When it’s game season, Weeks’ mornings go off without a hitch. “I’ve got a morning routine down pat. My breakfast is three poached eggs on toast with avocado and spinach (I’ve eaten this pre-training for the past three years). I’ll also sort my meals for the day: I’ve become pretty efficient at this now and can get it all done within 30 minutes.”

How did you change your ways?

“I have no illusions about how fortunate I am to be in this position. So to be honest, I find being unmotivated a little selfish.”

“I meditate quite regularly before I go to bed. I’m not a great sleeper and it’s sometimes tough to get to sleep, so meditating and breathing exercises help massively.” The result? Weeks jokes that he’s now so bright-eyed in the morning, he’s going to have to learn how to sleep in again.

Motivation is also a biggie when it comes to staying focussed, with Weeks’ main source being the enjoyment he gets from playing sport. “I have no illusions about how fortunate I am to be in this position. So to be honest, I find being unmotivated a little selfish. But if there are days when I’m struggling, I gain a lot of inspiration from my teammates. It’s what makes sports teams such great things to be part of.”

What about off-season?

Weeks’ biggest concern throughout the year is his diet, so staying motivated is a year-round pursuit. During the off season, his training load “drops significantly” and being conscious of this puts him in good stead for his return to the field. “Although we are encouraged to enjoy our breaks and refresh mentally, it’s pretty crucial to come back to pre-season in good shape. So during the off season I’ll do anything active that isn’t rugby related, like swimming and lots of dog walking – I won’t even step foot on a football field.”

How do you spend your rest days?

“During the season we often get a rest day during the week and one on the weekend, post match. During the week on our rest day we’ll usually catch up as a team and have breakfast at one of Melbourne’s cafes. The rest day is also great to use to catch up on any study that you need, whether it be for Uni or for review of the upcoming game (there’s a lot of detailed analysis that goes in to each match). Post match, I spend my rest day with my family, as they often travel down from Sydney for matches.” And if they’re not in town? “I happily spend the day in bed. It’s the only time I don’t struggle to sleep in.” And the truth comes out.
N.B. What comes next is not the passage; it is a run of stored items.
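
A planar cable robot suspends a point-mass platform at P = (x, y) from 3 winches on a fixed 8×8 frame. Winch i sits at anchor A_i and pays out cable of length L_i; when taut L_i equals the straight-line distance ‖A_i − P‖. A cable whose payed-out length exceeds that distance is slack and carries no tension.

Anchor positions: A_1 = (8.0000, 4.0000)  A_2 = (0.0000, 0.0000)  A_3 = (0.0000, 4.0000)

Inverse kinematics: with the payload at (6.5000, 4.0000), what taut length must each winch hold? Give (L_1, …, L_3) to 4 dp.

L_1: Δ = A_1−P = (1.5000, 0.0000) → ‖Δ‖ = √2.2500 = 1.5000
L_2: Δ = A_2−P = (-6.5000, -4.0000) → ‖Δ‖ = √58.2500 = 7.6322
L_3: Δ = A_3−P = (-6.5000, 0.0000) → ‖Δ‖ = √42.2500 = 6.5000

(1.5000, 7.6322, 6.5000)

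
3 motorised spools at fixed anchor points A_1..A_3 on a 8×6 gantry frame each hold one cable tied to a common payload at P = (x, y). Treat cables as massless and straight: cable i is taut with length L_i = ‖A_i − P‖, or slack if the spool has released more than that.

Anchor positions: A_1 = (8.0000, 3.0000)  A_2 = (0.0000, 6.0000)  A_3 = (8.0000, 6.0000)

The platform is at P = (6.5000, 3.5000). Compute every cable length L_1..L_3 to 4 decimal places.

(1.5811, 6.9642, 2.9155)

cable 1: Δx=1.5000, Δy=-0.5000; L_1 = √(Δx²+Δy²) = 1.5811
cable 2: Δx=-6.5000, Δy=2.5000; L_2 = √(Δx²+Δy²) = 6.9642
cable 3: Δx=1.5000, Δy=2.5000; L_3 = √(Δx²+Δy²) = 2.9155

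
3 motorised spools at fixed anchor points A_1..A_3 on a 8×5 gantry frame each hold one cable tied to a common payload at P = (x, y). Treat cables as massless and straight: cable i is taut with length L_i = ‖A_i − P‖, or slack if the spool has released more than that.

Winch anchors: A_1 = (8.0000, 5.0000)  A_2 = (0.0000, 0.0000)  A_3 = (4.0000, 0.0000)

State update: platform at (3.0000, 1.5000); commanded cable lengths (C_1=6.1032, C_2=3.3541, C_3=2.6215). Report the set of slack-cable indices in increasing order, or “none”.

3

i=1: geometric 6.1033 vs commanded 6.1032 ⇒ taut
i=2: geometric 3.3541 vs commanded 3.3541 ⇒ taut
i=3: geometric 1.8028 vs commanded 2.6215 ⇒ slack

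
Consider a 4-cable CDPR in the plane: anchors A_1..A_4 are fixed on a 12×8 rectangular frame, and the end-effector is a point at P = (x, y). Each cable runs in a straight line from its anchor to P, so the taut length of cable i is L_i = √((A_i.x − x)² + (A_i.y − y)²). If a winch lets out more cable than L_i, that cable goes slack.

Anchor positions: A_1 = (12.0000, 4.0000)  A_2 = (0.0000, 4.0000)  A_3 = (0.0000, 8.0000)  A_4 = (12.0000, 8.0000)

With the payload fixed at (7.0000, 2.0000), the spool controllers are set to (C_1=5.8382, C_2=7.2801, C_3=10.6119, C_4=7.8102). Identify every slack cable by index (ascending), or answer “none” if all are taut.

cable 1: L_1 = ‖A_1−P‖ = 5.3852;  C_1 = 5.8382 → slack
cable 2: L_2 = ‖A_2−P‖ = 7.2801;  C_2 = 7.2801 → taut
cable 3: L_3 = ‖A_3−P‖ = 9.2195;  C_3 = 10.6119 → slack
cable 4: L_4 = ‖A_4−P‖ = 7.8102;  C_4 = 7.8102 → taut

1, 3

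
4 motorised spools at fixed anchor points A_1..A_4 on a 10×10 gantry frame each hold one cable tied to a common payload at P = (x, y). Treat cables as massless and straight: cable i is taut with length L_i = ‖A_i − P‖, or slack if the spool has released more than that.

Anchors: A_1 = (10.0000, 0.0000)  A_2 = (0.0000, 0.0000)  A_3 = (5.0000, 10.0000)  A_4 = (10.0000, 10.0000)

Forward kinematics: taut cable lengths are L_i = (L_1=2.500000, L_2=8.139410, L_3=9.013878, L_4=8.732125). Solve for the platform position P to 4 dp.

each cable: (A_i−P)·(A_i−P) = L_i²; let q_i = ‖A_i‖²−L_i²
q_1 = 100.0000+0.0000−6.2500 = 93.7500
row 1: 20.0000x + 0.0000y = 160.0000  (q_2=-66.2500)
row 2: 10.0000x − 20.0000y = 50.0000  (q_3=43.7500)
row 3: 0.0000x − 20.0000y = -30.0000  (q_4=123.7500)
Cramer on rows 1–2 → x = 8.0000, y = 1.5000
check cable 4: ‖A_4−P‖² = 76.2500 ≈ L_4² = 76.2500 ✓

(8.0000, 1.5000)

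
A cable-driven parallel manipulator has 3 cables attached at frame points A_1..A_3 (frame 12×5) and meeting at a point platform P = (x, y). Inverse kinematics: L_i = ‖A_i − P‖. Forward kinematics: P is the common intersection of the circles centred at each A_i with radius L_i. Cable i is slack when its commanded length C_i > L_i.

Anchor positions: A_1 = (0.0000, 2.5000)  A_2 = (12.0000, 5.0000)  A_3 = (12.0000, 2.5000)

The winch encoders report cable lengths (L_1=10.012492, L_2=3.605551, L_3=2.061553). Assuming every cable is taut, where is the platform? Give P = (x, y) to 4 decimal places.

(10.0000, 2.0000)

each cable: (A_i−P)·(A_i−P) = L_i²; let c_i = ‖A_i‖²−L_i²
c_1 = 0.0000+6.2500−100.2500 = -94.0000
row 1: -24.0000x − 5.0000y = -250.0000  (c_2=156.0000)
row 2: -24.0000x + 0.0000y = -240.0000  (c_3=146.0000)
Cramer on rows 1–2 → x = 10.0000, y = 2.0000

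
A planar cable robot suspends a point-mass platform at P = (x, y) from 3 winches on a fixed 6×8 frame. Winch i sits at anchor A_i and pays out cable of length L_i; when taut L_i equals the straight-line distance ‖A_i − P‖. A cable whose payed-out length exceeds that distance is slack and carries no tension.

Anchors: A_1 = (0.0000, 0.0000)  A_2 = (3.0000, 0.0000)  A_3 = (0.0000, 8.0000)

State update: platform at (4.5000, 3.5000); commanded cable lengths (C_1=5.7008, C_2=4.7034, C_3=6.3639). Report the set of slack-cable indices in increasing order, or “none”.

i=1: geometric 5.7009 vs commanded 5.7008 ⇒ taut
i=2: geometric 3.8079 vs commanded 4.7034 ⇒ slack
i=3: geometric 6.3640 vs commanded 6.3639 ⇒ taut

2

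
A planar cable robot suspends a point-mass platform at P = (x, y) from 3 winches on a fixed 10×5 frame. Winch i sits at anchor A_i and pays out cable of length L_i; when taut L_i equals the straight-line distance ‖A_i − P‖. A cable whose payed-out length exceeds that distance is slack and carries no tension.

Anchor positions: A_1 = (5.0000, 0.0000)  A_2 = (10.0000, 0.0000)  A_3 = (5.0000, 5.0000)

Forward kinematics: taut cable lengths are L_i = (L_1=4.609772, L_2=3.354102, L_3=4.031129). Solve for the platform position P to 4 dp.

(8.5000, 3.0000)

expand ‖A_i−P‖²=L_i² and subtract eq 1 (q_i ≔ ‖A_i‖²−L_i²)
q_1 = 25.0000+0.0000−21.2500 = 3.7500
eq1−eq2 → [-10.0000  0.0000]·P = -85.0000
eq1−eq3 → [0.0000  -10.0000]·P = -30.0000
2×2 solve → P = (8.5000, 3.0000)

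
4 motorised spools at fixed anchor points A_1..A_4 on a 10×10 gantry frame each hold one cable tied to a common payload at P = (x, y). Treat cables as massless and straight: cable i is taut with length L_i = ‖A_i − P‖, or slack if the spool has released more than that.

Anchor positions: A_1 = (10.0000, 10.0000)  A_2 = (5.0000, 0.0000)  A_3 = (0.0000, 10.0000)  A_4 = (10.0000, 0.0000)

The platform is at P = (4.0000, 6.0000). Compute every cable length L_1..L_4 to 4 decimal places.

L_1: Δ = A_1−P = (6.0000, 4.0000) → ‖Δ‖ = √52.0000 = 7.2111
L_2: Δ = A_2−P = (1.0000, -6.0000) → ‖Δ‖ = √37.0000 = 6.0828
L_3: Δ = A_3−P = (-4.0000, 4.0000) → ‖Δ‖ = √32.0000 = 5.6569
L_4: Δ = A_4−P = (6.0000, -6.0000) → ‖Δ‖ = √72.0000 = 8.4853

(7.2111, 6.0828, 5.6569, 8.4853)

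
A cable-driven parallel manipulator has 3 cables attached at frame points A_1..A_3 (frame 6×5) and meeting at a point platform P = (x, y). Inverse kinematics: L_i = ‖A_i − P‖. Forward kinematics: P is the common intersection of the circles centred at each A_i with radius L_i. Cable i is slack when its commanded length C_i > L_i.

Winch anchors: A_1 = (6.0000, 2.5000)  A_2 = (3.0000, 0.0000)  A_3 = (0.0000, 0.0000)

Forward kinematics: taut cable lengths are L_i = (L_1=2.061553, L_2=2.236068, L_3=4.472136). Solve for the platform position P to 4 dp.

(4.0000, 2.0000)

expand ‖A_i−P‖²=L_i² and subtract eq 1 (q_i ≔ ‖A_i‖²−L_i²)
q_1 = 36.0000+6.2500−4.2500 = 38.0000
eq1−eq2 → [6.0000  5.0000]·P = 34.0000
eq1−eq3 → [12.0000  5.0000]·P = 58.0000
2×2 solve → P = (4.0000, 2.0000)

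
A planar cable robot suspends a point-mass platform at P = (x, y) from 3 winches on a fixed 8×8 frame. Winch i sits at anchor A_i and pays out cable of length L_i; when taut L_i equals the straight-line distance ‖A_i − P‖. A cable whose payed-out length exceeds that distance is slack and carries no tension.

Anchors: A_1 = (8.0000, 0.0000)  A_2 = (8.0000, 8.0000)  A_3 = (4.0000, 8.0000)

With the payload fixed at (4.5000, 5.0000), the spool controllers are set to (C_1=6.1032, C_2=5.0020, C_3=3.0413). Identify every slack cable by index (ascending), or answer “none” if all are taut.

cable 1: √((3.5000)²+(-5.0000)²)=6.1033, C_1=6.1032: taut
cable 2: √((3.5000)²+(3.0000)²)=4.6098, C_2=5.0020: slack
cable 3: √((-0.5000)²+(3.0000)²)=3.0414, C_3=3.0413: taut

2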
Do you have time for anything else?

“Balance with rugby and non-rugby life is huge. Its crucial to have something else going on in your life other than your sport, not only because it provides you with a profession after your sporting career finishes, but also because it allows you something else to focus on and is great for you mentally. RUPA (The Rugby Union Player’s Association) are excellent in helping players in this area. It would be very hard to find someone in a team who is not studying something.”